すべてが大きい問題児の女の子たちは、性癖が終わってるせいで僕の言うことを絶対に聞いてくれない

青月 巓(あおつき てん)

理砂りすなさん、出番です」


 袖で放送部の部員が僕の背中を押す。


「姉さん……」


 緊張がまだ抜けない僕は、しかし震える手に持った姉の、憧れの姉の写真を胸ポケットにしまって舞台の中央に進んだ。現生徒会長にして、バレー部のキャプテン。僕と違って才能があって、規則を守っている天才の写真だ。

 僕のお守りで、そして僕の目標。姉は、最初から完璧だったわけじゃない。なら、僕もこうなれるはずだ。

 そう、僕は心の中で呟いた。

 原稿が置かれている台は身長百四十五センチの僕には少し高く、放送部が気を利かせてそこに台を置いてくれていた。僕がそれに登ると、体育館の中から笑い声が聞こえてくる。

 それよりも屈辱な「かわいい」という感想は、聞かなかったことにしよう。

 マイクを前にして、僕は咳払いを一つすると、ゆっくりと口を開いた。


「お、おはようございます。風紀委員長に指名されました、一年二組の理砂あかねです」


 いくつか重ねられた箱の上に立ってなお、何人かの生徒と比べると僕の背丈の方が低いことは誰の目にも明らかだ。

 その目が、嘲笑のように見える。声が震える。抑えなければ。

 僕はネクタイを整えるフリをしながら、首を撫でた。


「アザレア高等学園は今年から共学となり、新たな一歩を踏み出す事になりました。その変革として、男子生徒である私がこのような大役に抜擢されたことを誇らしく思っております」


 よし、台本も頭にちゃんと入っている。僕はそのまま、すらすらと決められた文言を語り続けた。

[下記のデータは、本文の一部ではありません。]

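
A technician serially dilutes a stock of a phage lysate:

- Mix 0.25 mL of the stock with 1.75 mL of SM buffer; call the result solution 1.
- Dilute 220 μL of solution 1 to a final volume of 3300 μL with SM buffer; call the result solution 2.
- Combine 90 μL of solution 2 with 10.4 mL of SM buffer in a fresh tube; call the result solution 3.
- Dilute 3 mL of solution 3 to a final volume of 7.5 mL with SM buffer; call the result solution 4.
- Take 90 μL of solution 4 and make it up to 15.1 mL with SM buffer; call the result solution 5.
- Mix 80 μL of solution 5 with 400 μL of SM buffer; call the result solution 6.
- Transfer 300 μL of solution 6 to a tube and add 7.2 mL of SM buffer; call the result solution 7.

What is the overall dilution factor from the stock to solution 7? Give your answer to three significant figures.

Step 1: 0.25 mL + 1.75 mL = 2 mL total → factor 2/0.25 = 8
Step 2: 220 μL brought to 3300 μL → factor 3300/220 = 15
Step 3: 90 μL + 10.4 mL = 10490 μL total → factor 10490/90 = 116.56
Step 4: 3 mL brought to 7.5 mL → factor 7.5/3 = 2.5
Step 5: 90 μL brought to 15.1 mL → factor 15100/90 = 167.78
Step 6: 80 μL + 400 μL = 480 μL total → factor 480/80 = 6
Step 7: 300 μL + 7.2 mL = 7500 μL total → factor 7500/300 = 25
Overall dilution factor = 8 × 15 × 116.56 × 2.5 × 167.78 × 6 × 25 = 8.7999 × 10^8

8.80 × 10^8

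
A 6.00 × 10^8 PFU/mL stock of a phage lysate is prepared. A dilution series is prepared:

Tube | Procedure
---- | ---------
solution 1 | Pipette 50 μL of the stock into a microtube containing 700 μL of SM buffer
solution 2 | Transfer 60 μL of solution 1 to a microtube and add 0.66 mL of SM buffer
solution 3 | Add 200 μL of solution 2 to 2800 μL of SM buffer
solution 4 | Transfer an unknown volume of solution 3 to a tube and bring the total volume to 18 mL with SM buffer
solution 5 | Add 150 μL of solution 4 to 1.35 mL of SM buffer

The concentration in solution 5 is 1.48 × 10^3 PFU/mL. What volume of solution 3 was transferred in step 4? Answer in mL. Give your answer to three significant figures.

Step 1: 50 μL + 700 μL = 750 μL total → factor 750/50 = 15
Step 2: 60 μL + 0.66 mL = 720 μL total → factor 720/60 = 12
Step 3: 200 μL + 2800 μL = 3000 μL total → factor 3000/200 = 15
Step 4: v brought to 18 mL → factor = 18 mL/v
Step 5: 150 μL + 1.35 mL = 1500 μL total → factor 1500/150 = 10
Product of known-step factors = 27000
Overall factor = 6.00 × 10^8 PFU/mL / (1.48 × 10^3 PFU/mL) = 4.0541 × 10^5
Step-4 factor = 4.0541 × 10^5 / 27000 = 15.015
v = 18 mL / 15.015 = 1.20 mL

1.20 mL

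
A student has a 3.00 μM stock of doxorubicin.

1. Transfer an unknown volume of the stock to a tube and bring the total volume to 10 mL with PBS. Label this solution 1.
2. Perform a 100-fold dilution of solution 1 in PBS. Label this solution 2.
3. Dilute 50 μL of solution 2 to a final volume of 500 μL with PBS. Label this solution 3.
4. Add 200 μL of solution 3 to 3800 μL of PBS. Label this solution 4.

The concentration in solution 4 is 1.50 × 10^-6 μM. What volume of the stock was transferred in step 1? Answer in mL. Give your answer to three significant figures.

0.100 mL

Step 1: v brought to 10 mL → factor = 10 mL/v
Step 2: 100-fold → factor 100
Step 3: 50 μL brought to 500 μL → factor 500/50 = 10
Step 4: 200 μL + 3800 μL = 4000 μL total → factor 4000/200 = 20
Product of known-step factors = 20000
Overall factor = 3.00 μM / (1.50 × 10^-6 μM) = 2 × 10^6
Step-1 factor = 2 × 10^6 / 20000 = 100
v = 10 mL / 100 = 0.100 mL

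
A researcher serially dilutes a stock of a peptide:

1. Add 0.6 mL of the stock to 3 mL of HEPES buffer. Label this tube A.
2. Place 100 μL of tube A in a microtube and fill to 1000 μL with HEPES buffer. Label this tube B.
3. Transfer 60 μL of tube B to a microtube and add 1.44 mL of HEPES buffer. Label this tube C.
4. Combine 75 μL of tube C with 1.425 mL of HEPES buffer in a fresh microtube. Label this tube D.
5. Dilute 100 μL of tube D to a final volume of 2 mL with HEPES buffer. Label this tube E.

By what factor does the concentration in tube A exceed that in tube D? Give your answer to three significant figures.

Step 1: 0.6 mL + 3 mL = 3.6 mL total → factor 3.6/0.6 = 6
Step 2: 100 μL brought to 1000 μL → factor 1000/100 = 10
Step 3: 60 μL + 1.44 mL = 1500 μL total → factor 1500/60 = 25
Step 4: 75 μL + 1.425 mL = 1500 μL total → factor 1500/75 = 20
Dilution factor to tube A = 6; to tube D = 30000
[tube A]/[tube D] = (factor to tube D)/(factor to tube A) = 30000/6 = 5.00 × 10^3

5.00 × 10^3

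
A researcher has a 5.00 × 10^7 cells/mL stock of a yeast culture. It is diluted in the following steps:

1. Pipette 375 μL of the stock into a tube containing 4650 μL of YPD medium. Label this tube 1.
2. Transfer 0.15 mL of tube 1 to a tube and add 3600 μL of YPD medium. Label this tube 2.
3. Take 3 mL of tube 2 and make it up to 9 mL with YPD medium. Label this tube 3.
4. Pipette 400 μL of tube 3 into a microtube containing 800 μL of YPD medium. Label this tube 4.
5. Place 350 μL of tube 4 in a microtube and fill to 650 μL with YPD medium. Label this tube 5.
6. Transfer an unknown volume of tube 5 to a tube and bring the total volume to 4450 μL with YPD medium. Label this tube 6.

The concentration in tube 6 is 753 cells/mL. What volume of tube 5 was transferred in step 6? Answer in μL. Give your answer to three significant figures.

Step 1: 375 μL + 4650 μL = 5025 μL total → factor 5025/375 = 13.4
Step 2: 0.15 mL + 3600 μL = 3.75 mL total → factor 3.75/0.15 = 25
Step 3: 3 mL brought to 9 mL → factor 9/3 = 3
Step 4: 400 μL + 800 μL = 1200 μL total → factor 1200/400 = 3
Step 5: 350 μL brought to 650 μL → factor 650/350 = 1.8571
Step 6: v brought to 4450 μL → factor = 4450 μL/v
Product of known-step factors = 5599.3
Overall factor = 5.00 × 10^7 cells/mL / (753 cells/mL) = 66401
Step-6 factor = 66401 / 5599.3 = 11.859
v = 4450 μL / 11.859 = 375 μL

375 μL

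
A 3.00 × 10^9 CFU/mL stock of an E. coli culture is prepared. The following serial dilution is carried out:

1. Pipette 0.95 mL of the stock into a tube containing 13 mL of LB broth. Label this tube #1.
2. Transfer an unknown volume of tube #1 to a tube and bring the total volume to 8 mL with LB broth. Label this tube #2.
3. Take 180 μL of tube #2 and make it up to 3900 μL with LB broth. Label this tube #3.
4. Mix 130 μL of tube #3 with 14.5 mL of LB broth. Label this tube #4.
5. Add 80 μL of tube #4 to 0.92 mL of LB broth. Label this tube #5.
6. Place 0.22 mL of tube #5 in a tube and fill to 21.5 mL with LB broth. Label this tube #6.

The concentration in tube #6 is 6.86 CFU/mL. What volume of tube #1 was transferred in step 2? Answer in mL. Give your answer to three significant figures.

Step 1: 0.95 mL + 13 mL = 13.95 mL total → factor 13.95/0.95 = 14.684
Step 2: v brought to 8 mL → factor = 8 mL/v
Step 3: 180 μL brought to 3900 μL → factor 3900/180 = 21.667
Step 4: 130 μL + 14.5 mL = 14630 μL total → factor 14630/130 = 112.54
Step 5: 80 μL + 0.92 mL = 1000 μL total → factor 1000/80 = 12.5
Step 6: 0.22 mL brought to 21.5 mL → factor 21.5/0.22 = 97.727
Product of known-step factors = 4.3739 × 10^7
Overall factor = 3.00 × 10^9 CFU/mL / (6.86 CFU/mL) = 4.3732 × 10^8
Step-2 factor = 4.3732 × 10^8 / 4.3739 × 10^7 = 9.9983
v = 8 mL / 9.9983 = 0.800 mL

0.800 mL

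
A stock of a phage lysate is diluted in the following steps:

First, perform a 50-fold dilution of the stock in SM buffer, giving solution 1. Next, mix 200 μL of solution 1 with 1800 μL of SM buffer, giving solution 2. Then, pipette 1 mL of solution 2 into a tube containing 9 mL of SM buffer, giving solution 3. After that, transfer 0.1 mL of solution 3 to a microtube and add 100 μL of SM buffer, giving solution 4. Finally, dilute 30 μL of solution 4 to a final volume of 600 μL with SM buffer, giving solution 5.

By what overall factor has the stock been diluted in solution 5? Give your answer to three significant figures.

Step 1: 50-fold → factor 50
Step 2: 200 μL + 1800 μL = 2000 μL total → factor 2000/200 = 10
Step 3: 1 mL + 9 mL = 10 mL total → factor 10/1 = 10
Step 4: 0.1 mL + 100 μL = 0.2 mL total → factor 0.2/0.1 = 2
Step 5: 30 μL brought to 600 μL → factor 600/30 = 20
Overall dilution factor = 50 × 10 × 10 × 2 × 20 = 2 × 10^5

2.00 × 10^5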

「様々な能力に秀でている生徒が居る中で、規律を守る、それだけのことを守ってもらいたくで、僕は風紀委員になりました。今年度は、よろしくお願いいたします」


・・・


「で、最初の仕事……というか、最初にして最後の大きな仕事だな。風紀委員長、この五人をなんとかしてくれ」


 僕の目の前には、五枚の生徒情報が書かれた紙が並べられていた。そこには一人ひとりの名前と学年、顔写真が載っている。


「先生、BWHの記載が消えてません」

「えっ!? あ、マジだ! ごめんこっち! あと今のは見なかったことにして」


 全員でっけ! とは思ったが、こういうのは言わない方が良い。それに、先生だって失敗はある。

 というか、全員二年生なのか。先輩だ。

 そして、それらの情報の下には、問題行動と書かれた欄と、そこにびっしりと書かれた文言。正直、圧迫感がすごい。


 霧島きりしま 祢音ねおん、身長百九十二センチ。類稀なる管楽器の才能から、すでに東京の音大に通うことがほぼ決まっているらしい。ただし、授業をサボって屋上でフルートを演奏し続けていることから単位がギリギリだそうだ。


 桃園ももぞの のどか、身長百八十七センチ。すでにレシピ本を何冊も出版している料理研究家らしい。みんなのママ、なんて呼ばれてるとか。だが、学園内にお菓子や弁当以外の手料理を持ち込むことは特定の日以外は禁止されているにもかかわらず、何度も持ち込んでいるようだ。


 るい 蓮里れんり、身長二百五センチ。マラソンでこの前の五輪に出ている。が、部活に所属せず、他の部活を邪魔するようにグラウンドを我が物顔で走り続けることが問題だそうだ。


 瀬名せな 紅葉もみじ、身長百八十二センチ。ホワイトハッカー……らしい。この人はシンプルに部室棟の部屋を一つ占拠しているのか。普通にアウトだな。


 相葉あいば 結菜ゆな、身長百九十五センチ。この人だけ一年留年して、今十八歳か。学園祭で成人向け同人誌を販売していることや、それを授業中でもいつでも描いていることが問題らしい。


仲宮なかみや先生、こういうのって、流石にそこまできたら先生がやるべきことなんじゃないですか」


 五枚の紙を先生に返そうとするが、それは突き返される。

 華々しい……とは言い難いが、朝礼のこともあり廊下ですれ違う女生徒からは「可愛い風紀委員長」と呼びかけられるようになるまでの認知を得た僕は、その日の放課後に職員室に訪れていた。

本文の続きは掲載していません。